December 9, the Italian newspaper République reported that researchers at the University of Milan found the novel coronavirus in the pharynx secretion of a four-year-old child extracted in early December 2019, and inferred that the novel coronavirus had spread in Italy in mid-November 2019.
According to the report, on November 21, 2019, a four-year-old child in Milan developed cold and fever. On November 30, he was sent to the hospital for emergency treatment due to vomiting and dyspnea.
On December 5, the hospital was diagnosed with measles after extracting his pharynx secretion. The pharynx swab sample was later stored at low temperature in accordance with the measles epidemic prevention regulations. Recently, researchers at the University of Milan tested 39 throat swab-like samples from September 2019 to February 2020 for COVID-19 and found that the child was infected with the novel coronavirus at that time.
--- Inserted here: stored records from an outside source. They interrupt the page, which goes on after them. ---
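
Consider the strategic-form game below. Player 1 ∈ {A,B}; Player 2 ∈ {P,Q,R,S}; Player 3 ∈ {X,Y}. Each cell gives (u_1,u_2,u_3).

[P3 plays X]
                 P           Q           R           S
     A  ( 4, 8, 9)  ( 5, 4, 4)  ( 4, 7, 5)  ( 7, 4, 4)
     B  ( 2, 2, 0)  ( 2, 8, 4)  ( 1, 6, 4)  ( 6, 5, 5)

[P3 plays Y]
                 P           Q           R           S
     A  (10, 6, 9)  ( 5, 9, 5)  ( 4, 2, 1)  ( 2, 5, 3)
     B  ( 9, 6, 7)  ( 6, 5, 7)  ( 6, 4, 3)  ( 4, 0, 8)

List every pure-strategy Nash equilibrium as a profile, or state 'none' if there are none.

(A,P,X): NE
(A,P,Y): not NE [P2→Q gives 9>6]
(A,Q,X): not NE [P2→P gives 8>4; P3→Y gives 5>4]
(A,Q,Y): not NE [P1→B gives 6>5]
(A,R,X): not NE [P2→P gives 8>7]
(A,R,Y): not NE [P1→B gives 6>4; P2→Q gives 9>2; P3→X gives 5>1]
(A,S,X): not NE [P2→P gives 8>4]
(A,S,Y): not NE [P1→B gives 4>2; P2→Q gives 9>5; P3→X gives 4>3]
(B,P,X): not NE [P1→A gives 4>2; P2→Q gives 8>2; P3→Y gives 7>0]
(B,P,Y): not NE [P1→A gives 10>9]
(B,Q,X): not NE [P1→A gives 5>2; P3→Y gives 7>4]
(B,Q,Y): not NE [P2→P gives 6>5]
(B,R,X): not NE [P1→A gives 4>1; P2→Q gives 8>6]
(B,R,Y): not NE [P2→P gives 6>4; P3→X gives 4>3]
(B,S,X): not NE [P1→A gives 7>6; P2→Q gives 8>5; P3→Y gives 8>5]
(B,S,Y): not NE [P2→P gives 6>0]

Nash profiles: (A,P,X)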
The results of the research have been published in the International Medical Journal and the website of the United States Centers for Disease Control and Prevention.
As early as June this year, the Italian National Institute of Advanced Health published a report on its official website that the novel coronavirus was detected in wastewater samples in the northern Italian cities of Milan and Turin last December.
Spain: Coronavirus was detected in wastewater last March
In June this year, the University of Barcelona in Spain issued an announcement that researchers from the enterovirus team of the University of Barcelona tested local wastewater samples and found that there were traces of COVID-19 in the wastewater collected on March 12 last year.
Spanish researchers detected COVID-19 in wastewater collected on March 12 last year
United States: A mayor of New Jersey contracted the novel coronavirus last November
According to U.S. media reports, Michael Melham, mayor of Belleville, New Jersey, said that he contracted COVID-19 last November. Subsequently, Melham obtained test results that he already had antibodies against the novel coronavirus in his body, and the U.S. media earlier reported that the first confirmed case of COVID-19 in the United States was in late January this year.
In addition, a recent study released by researchers from the Centers for Disease Control and Prevention also shows that the novel coronavirus appeared in the United States as early as mid-December 2019, a month before the first confirmed local case officially reported by the United States.
In this study, the CDC tested 7,389 blood donation samples collected from residents of nine states across the United States from December 13, 2019 to January 17, 2020. The results show that 106 antibodies against COVID-19 have been found, indicating that COVID-19 infection may have appeared in the United States in December 2019. U.S. media reports say that there is increasing evidence that the novel coronavirus appeared outside China earlier than previously recognized.
France: Suspected cases of COVID-19 were admitted to hospital in November last year
In May this year, the Albert Schweitzel Hospital in France issued an announcement that Schmidt, the head of the medical imaging department of the hospital, had re-examined all 2,456 chest negatives taken from November 1 last year to April 30 this year. The study found that the earliest cases with typical COVID-19 symptoms date back to November 16 last year, and the number of similar cases continued to slowly grow until the end of February this year, and then entered a rapid rise stage, peaking on March 31 this year.
British scientific research team: COVID-19 may have begun to spread at the end of last year
Research teams from University College London and other institutions analyzed more than 7,500 viral genome data from people living with COVID-19 around the world. The analysis believes that the end of last year may be the time when the novel coronavirus jumps from nature to human hosts, that is, the novel coronavirus has spread widely around the world by the end of last year.
Regarding the source of the virus, Dr. Peter Foster of Cambridge University in the United Kingdom said that there is still no clear answer to the source of the virus, but their study believes that the first confirmed case of COVID-19 should occur in late October to early November last year.